Invoking them when we talk to each other should promote:
Healthy team dynamic of creative tension between optimism and skepticism → We make wise, high-quality decisions quickly.
High velocity of product execution & going to market → We translate ideas to action quickly.
High group learning, psychological safety, etc. → We enable our teams to learn from our actions quickly.
What makes for a good set of values?
Every member of the team should be able to understand and remember each value, all the time. So fewer is better, but each value needs to be simple without being simplistic.
Values should help guide decision making between otherwise reasonable, attractive alternatives. They should not be generic desirable platitudes, like “honesty” or “integrity” — no one would disagree with that.

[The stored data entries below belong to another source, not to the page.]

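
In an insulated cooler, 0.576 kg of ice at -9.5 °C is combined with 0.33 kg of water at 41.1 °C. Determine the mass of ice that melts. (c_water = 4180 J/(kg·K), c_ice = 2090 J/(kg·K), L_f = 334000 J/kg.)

Cooling the water to 0 °C releases 0.33×4180×41.1 = 56693 J.
Warming the ice to 0 °C takes 0.576×2090×9.5 = 11436 J, leaving 45257 J for melting.
Fully melting the ice requires m_ice L_f = 0.576×334000 = 192384 J.
45257 J < 192384 J, so only part of the ice melts and the system sits at 0 °C.
m_melt = 45257 / L_f = 0.1355 kg.

m_melted ≈ 0.135 kg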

The specific language in each value and supporting principles should help address undesirable behavior when it emerges. No one bikesheds, lets scope creep happen, or misses deadlines maliciously — those things happen when reasonable people make reasonable choices in the absence of guidance.

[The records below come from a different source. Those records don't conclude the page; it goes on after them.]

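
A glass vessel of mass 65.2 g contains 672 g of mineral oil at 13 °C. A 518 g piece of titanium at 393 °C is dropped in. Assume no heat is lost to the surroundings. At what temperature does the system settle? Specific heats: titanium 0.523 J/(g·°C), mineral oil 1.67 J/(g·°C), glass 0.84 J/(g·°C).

T_f ≈ 84.1 °C

T_f is the heat-capacity-weighted average of the initial temperatures:
T_f = (270.91·393 + 1122.2·13 + 54.77·13) / (270.91 + 1122.2 + 54.77)
    = 121770 / 1447.9 ≈ 84.10 °C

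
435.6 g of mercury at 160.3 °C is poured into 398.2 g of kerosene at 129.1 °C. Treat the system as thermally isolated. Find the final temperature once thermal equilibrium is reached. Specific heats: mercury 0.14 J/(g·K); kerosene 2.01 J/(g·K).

T_f ≈ 131.3 °C

Setting the total heat transfer to zero:
435.6*0.14*(T − 160.3) + 398.2*2.01*(T − 129.1) = 0
60.98(T − 160.3) + 800.38(T − 129.1) = 0
861.37 T = 113105
T = 113105/861.37 ≈ 131.31 °C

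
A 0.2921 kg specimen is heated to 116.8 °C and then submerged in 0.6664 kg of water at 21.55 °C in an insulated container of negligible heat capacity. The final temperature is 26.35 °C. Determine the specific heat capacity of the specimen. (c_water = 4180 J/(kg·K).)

c ≈ 506 J/(kg·K)

Net heat exchanged in the isolated system is zero:
0.2921×c×(26.35 − 116.8) + 0.6664×4180×(26.35 − 21.55) = 0
-26.42 c = -13371
c = -13371/-26.42 ≈ 506.1 J/(kg·K)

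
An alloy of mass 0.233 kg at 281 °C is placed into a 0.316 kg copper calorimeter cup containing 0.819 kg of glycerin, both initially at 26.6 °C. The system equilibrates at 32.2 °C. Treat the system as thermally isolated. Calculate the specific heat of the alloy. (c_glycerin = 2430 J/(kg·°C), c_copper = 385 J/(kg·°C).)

c ≈ 204 J/(kg·°C)

Heat gained plus heat lost sum to zero:
0.233×c×(32.2 − 281) + 0.819×2430×(32.2 − 26.6) + 0.316×385×(32.2 − 26.6) = 0
-57.97 c = -11826
c = -11826/-57.97 ≈ 204 J/(kg·°C)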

Finding Product-Market Fit requires intense focus, and that we be excellent at not doing things that don’t matter. We want values that build focus and bring wisdom to how we make decisions. Focus means explicitly saying no to things that would otherwise be attractive.
What are Aptible's Values?
Done is Better than Perfect
“The perfect is the enemy of the good.”
We identify the core value of a project and ship the simple thing first. We’re willing to set a goal we’re not sure of because it inspires us to act in the spirit of learning, reflect on the results, and gather valuable data about what to try next. We fail often and early in pursuit of experimentation and risk-taking on novel ideas.
We value and respect teaching as the best way to learn, and make time to share information openly. We are a team of learners with a growth mindset: We talk about improving constantly and challenge each other to grow.
Be Hard on Problems, Not People
“Feedback comes from a place of positive intent."
We discuss our questions and concerns openly as a group. We practice giving effective feedback, with the intent of helping each other be more successful. When we give feedback, we make each other feel big, not small.
We work to create an environment where it feels completely safe to ask for help and take a risk — where we feel valued for our contributions and accepted for who we are. We don't attribute mistakes or unexpected outcomes to human error: We view them as a starting point for an inquiry, not the end. We can resolve difficult issues while supporting each other.
“Is the juice worth the squeeze?”
— Source Unknown
We seek to understand before we act. We question our assumptions and surface differences of opinion, in order to discover gaps in our plans and make changes accordingly.
By asking “Why?”, we cultivate focus and create leverage: We pick the right things to work on and maximize the impact of our efforts. By asking “Why?”, we make space for the creative tension between optimism and skepticism, and think strategically about what and how we build.